Werken aan een integraal leefmilieu
Met dit punt combineert de bisschop het belang van ecologie van de natuur met die van de mens. De zorg voor de aarde en het leefmilieu vraagt terecht om onze zorg. Recent werd bijvoorbeeld duidelijk dat de luchtkwaliteit in een stad als Antwerpen erg rood inkleurt, waarbij rood staat voor vervuilde lucht. Zelf vindt de bisschop de files in Antwerpen een van de grootste milieuproblemen. Het fileprobleem toont hem ook dat pleidooien voor economische groei weinig zin hebben, omdat die economie zich letterlijk vastrijdt. Ook in de Kempen is erg dicht bebouwd. Misschien zijn er nog mogelijkheden om de militaire domeinen meer open te stellen, of tijdens het weekend meer recreatie op weinig gebruikte kanalen te ontwikkelen.
Een andere grote zorg, die de mogelijkheden van de politiek overstijgt, is de vraag naar de mentale druk in onze samenleving. We zitten bij de hoogste cijfers wat betreft het nemen van medicatie voor mentale problemen. Er zijn de zelfdodingen van jongeren en de levensmoeheid van bejaarden. Hoe kunnen we zin geven in het leven en zin geven om te leven? Voor de bisschop zit het antwoord in de richting van: zorgen voor meer verbinding tussen mensen.

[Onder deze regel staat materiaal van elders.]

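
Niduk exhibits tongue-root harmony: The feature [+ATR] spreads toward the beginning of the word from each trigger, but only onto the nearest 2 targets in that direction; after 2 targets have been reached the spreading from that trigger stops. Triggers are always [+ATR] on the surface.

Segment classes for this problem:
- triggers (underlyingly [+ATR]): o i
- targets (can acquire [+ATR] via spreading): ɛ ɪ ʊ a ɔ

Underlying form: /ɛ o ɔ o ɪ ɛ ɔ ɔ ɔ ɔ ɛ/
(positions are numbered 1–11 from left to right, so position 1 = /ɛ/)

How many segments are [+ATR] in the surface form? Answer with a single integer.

4

From /o/ at 2 leftward: 1 /ɛ/ → [+ATR]; word edge.
From /o/ at 4 leftward: 3 /ɔ/ → [+ATR]; 2 /o/ is itself a trigger — this domain ends here.
Targets with no active source: positions 5 6 7 8 9 10 11 stay [-ATR].
[+ATR] positions on the surface: 1 2 3 4.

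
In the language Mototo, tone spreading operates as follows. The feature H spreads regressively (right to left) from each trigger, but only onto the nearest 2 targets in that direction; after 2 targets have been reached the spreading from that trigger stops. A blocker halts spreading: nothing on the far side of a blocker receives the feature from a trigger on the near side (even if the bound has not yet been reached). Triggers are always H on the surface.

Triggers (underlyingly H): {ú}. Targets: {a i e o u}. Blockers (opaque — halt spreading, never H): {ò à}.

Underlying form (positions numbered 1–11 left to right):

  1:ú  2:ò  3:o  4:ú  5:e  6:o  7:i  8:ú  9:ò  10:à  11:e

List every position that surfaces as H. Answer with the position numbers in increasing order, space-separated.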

Hij koppelt er ook het belang van de zondagscultuur aan vast. Die zondag is er niet alleen omdat men dacht: “God wil dat zo”, maar heeft ook te maken met het feit dat het goed is voor mensen om rust te nemen. Zo noemt hij kerken ook als plaatsen waar het niet gaat over werk en drukte, maar waar tot rust komen, bezinning en stilte een eigen bijdrage hebben in de zorg voor een gezonde geest in een gezond lichaam.
Toekomst van de democratie voorbereiden
De geloofwaardigheid van de democratie staat vandaag onder druk. Dagelijks komen wereldleiders, met een agressieve of zelfs gevaarlijke houding, in het nieuws. Wat is het effect op de jonge generaties? Dit roept christenen op om in te zetten op geloofwaardigheid van politiek. Daaraan gekoppeld pleit de bisschop er ook voor om jongeren met talent, met inzicht en gezond engagement, meer kansen te geven en mee te nemen in de politiek, bijvoorbeeld met een mandaat in de gemeente. Dat kan helpen om jonge mensen “goesting” in de goede zin te geven voor het maatschappelijk engagement in de vorm van politiek.